5.9号機が登場してから半年以上が経ち、5.9号機のARTタイプが惨敗続きのため、ホール関係者は原点回帰でノーマルAタイプを注視するようになった。
ここでそのノーマルAタイプを導入、設置するときの注意点を述べておきたい。

ノーマルAタイプの長所として

① いつからでも打てて、いつでも止められる
② ゲーム性が単純で誰でも簡単に遊べる
③ 中古価格が底堅く安定している
④ ヒットすれば寿命が長い

以上の4点があげられる。

しかし、昨今では設定判別要素にどのメーカーも力を入れるあまり、夕方以降のプレイヤーには「空き台は設定判別済み」という印象を与えてしまい、「いつからでも打てていつでも止められる」という長所を活かしきれていない。

また、「ゲーム性が単純で誰でも簡単に遊べる」という点も設定判別要素や最大獲得のための知識介入がある以上、長所が薄れてしまっている。

これらの設定判別要素や知識介入度、目押しなどの技術介入度を考えると、同じノーマルAタイプでもどんな機種でも同ジャンルと考えて設置場所を決めてはいけない。
ノーマルAタイプなら、どんな機種でも万人受けするというわけではなく、客層の違いを把握して設置する必要があるのだ。

例えば「ハナビ」が安定した稼働を維持している要因として、4号機のファン層が懐かしさから遊技していること、甘い台なので5号機ユーザーも遊技していること、設定判別要素もあるが判別に時間がかかることが挙げられる。このように複数の客層が遊技することが、機械の寿命を大きく伸ばし、稼働に大きく寄与している。

また、ジャグラーの場合では、マイジャグラー、ファンキージャグラーなどは若年層向け、アイム系ジャグラーは年配層向け機種となっている。これは設定6の出玉率の高低の影響が大きく、出率が低いアイム系を若年層は好まない。

つまり、複数の客層を取り込みたいのであれば、年配層向けと若年層向け複数のジャグラーが必要になることは言うまでもない。

そして、客層が違うという事はその機種配置の組み合わせにおいても十分注意しなければならない。年配層の中に設定狙いの若年層が混ざり込むと場が荒れ、年配層が敬遠してしまうだろう。

年配層が中心の店舗ではアイムジャグラーだけで高稼働を誇る店舗もある。こういう店舗が若年層を取り込む必要があるのか、それによって店のイメージが変わってしまわないか、慎重に検討しなければならない。

また、液晶搭載のノーマルAタイプは設定示唆要素がさらに多くなり、どうしても若年層が有利な機種となりがちだ。若年層向けの機種なら、ゲーム性の多様化も求められるが、その点では自由度が高いAT機、ART機に勝ることは難しい。

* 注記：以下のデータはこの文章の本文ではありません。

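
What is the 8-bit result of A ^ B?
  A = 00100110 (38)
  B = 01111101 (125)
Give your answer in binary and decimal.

Apply ^ to each column (1 where bits differ):
  00100110
^ 01111101
----------
  01011011

Answer: 01011011 (91)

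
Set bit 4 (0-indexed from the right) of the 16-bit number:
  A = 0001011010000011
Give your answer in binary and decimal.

Mask = 1 << 4 = 0000000000010000
Bit 4 of A is 0, so OR-ing with the mask flips it to 1.
  0001011010000011
| 0000000000010000
------------------
  0001011010010011

Answer: 0001011010010011 (5779)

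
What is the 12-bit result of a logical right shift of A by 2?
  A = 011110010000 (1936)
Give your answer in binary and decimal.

Logical shift right by 2: drop the bottom 2 bit(s), prepend 2 zero(s) on the left.
  011110010000  ->  keep [0111100100], discard [00], prepend 00
= 000111100100

Answer: 000111100100 (484)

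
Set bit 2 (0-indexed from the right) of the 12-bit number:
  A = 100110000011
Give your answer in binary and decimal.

Mask = 1 << 2 = 000000000100
Bit 2 of A is 0, so OR-ing with the mask flips it to 1.
  100110000011
| 000000000100
--------------
  100110000111

Answer: 100110000111 (2439)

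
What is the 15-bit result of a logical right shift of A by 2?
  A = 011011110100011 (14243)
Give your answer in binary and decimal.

Logical shift right by 2: drop the bottom 2 bit(s), prepend 2 zero(s) on the left.
  011011110100011  ->  keep [0110111101000], discard [11], prepend 00
= 000110111101000

Answer: 000110111101000 (3560)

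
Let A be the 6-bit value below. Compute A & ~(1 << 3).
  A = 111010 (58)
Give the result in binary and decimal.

Mask = ~(1 << 3) = 110111
Bit 3 of A is 1, so AND-ing with the mask clears it to 0.
  111010
& 110111
--------
  110010

Answer: 110010 (50)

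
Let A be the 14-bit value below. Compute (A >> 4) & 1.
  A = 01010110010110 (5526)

Bit 4 is the 5th from the right.
  01010110010110
           ^
That bit is 1.

Answer: 1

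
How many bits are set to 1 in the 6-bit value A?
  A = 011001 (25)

011001
1-bits at positions (from bit 0 = LSB): 0, 3, 4
Count = 3

Answer: 3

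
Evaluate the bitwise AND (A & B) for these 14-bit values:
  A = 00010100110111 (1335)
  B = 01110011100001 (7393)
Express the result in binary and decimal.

Apply & to each column (1 only where both bits are 1):
  00010100110111
& 01110011100001
----------------
  00010000100001

Answer: 00010000100001 (1057)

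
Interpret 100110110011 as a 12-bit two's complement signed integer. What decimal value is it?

MSB is 1, so the value is negative. Find the magnitude:
1. Invert bits:  011001001100
2. Add 1:        011001001101  = 1613
3. Apply sign:   -1613

Answer: -1613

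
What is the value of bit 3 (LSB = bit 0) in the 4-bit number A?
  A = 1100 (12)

Bit 3 is the 4th from the right.
  1100
  ^
That bit is 1.

Answer: 1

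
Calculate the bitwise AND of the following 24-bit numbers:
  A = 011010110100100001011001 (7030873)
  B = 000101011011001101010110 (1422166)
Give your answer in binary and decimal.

Apply & to each column (1 only where both bits are 1):
  011010110100100001011001
& 000101011011001101010110
--------------------------
  000000010000000001010000

Answer: 000000010000000001010000 (65616)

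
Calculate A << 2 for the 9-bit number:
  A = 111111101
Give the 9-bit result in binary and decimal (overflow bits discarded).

Shift left by 2: drop the top 2 bit(s), append 2 zero(s) on the right.
  111111101  ->  discard [11], keep [1111101], append 00
= 111110100

Answer: 111110100 (500)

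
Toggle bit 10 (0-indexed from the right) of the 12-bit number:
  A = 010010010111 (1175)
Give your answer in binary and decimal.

Mask = 1 << 10 = 010000000000
Bit 10 of A is 1; XOR with the mask flips it to 0.
  010010010111
^ 010000000000
--------------
  000010010111

Answer: 000010010111 (151)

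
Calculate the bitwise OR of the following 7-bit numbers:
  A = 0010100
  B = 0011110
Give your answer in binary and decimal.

Apply | to each column (1 where either bit is 1):
  0010100
| 0011110
---------
  0011110

Answer: 0011110 (30)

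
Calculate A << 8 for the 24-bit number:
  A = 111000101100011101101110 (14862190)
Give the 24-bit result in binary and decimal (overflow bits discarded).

Shift left by 8: drop the top 8 bit(s), append 8 zero(s) on the right.
  111000101100011101101110  ->  discard [11100010], keep [1100011101101110], append 00000000
= 110001110110111000000000

Answer: 110001110110111000000000 (13069824)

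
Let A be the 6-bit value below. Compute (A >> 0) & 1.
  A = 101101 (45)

Bit 0 is the 1st from the right.
  101101
       ^
That bit is 1.

Answer: 1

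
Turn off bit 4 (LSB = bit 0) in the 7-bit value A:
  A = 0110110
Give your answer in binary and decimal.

Mask = ~(1 << 4) = 1101111
Bit 4 of A is 1, so AND-ing with the mask clears it to 0.
  0110110
& 1101111
---------
  0100110

Answer: 0100110 (38)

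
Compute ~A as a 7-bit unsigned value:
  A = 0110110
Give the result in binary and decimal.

Flip each bit (0->1, 1->0):
  0110110
  1001001

Answer: 1001001 (73)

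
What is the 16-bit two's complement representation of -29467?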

これらの理由により液晶搭載のノーマルAタイプは基本的にはヒットしづらいジャンルであり、新台でTOP導入にこだわる必要はなく、市場に導入されてから結果が良ければ後追い導入で問題ない。
ノーマルAタイプはヒットすれば寿命が長いので、新台にこだわる必要は全くない。

ただし、ジャグラーはハズレがほぼなく、導入時の高設定に対する期待値が高いことから集客力があり、新台効果を発揮できる唯一のノーマルAタイプなので、導入できるのであれば納期にもこだわりたいところだ。

このようにノーマルAタイプという同一ジャンル内でも、客層による違いは大きく、配置、設定配分など、導入後の運用をイメージして慎重に導入を決定する必要があり、その運用イメージが確信できないのであれば様子見のスタンスで焦らないことだ。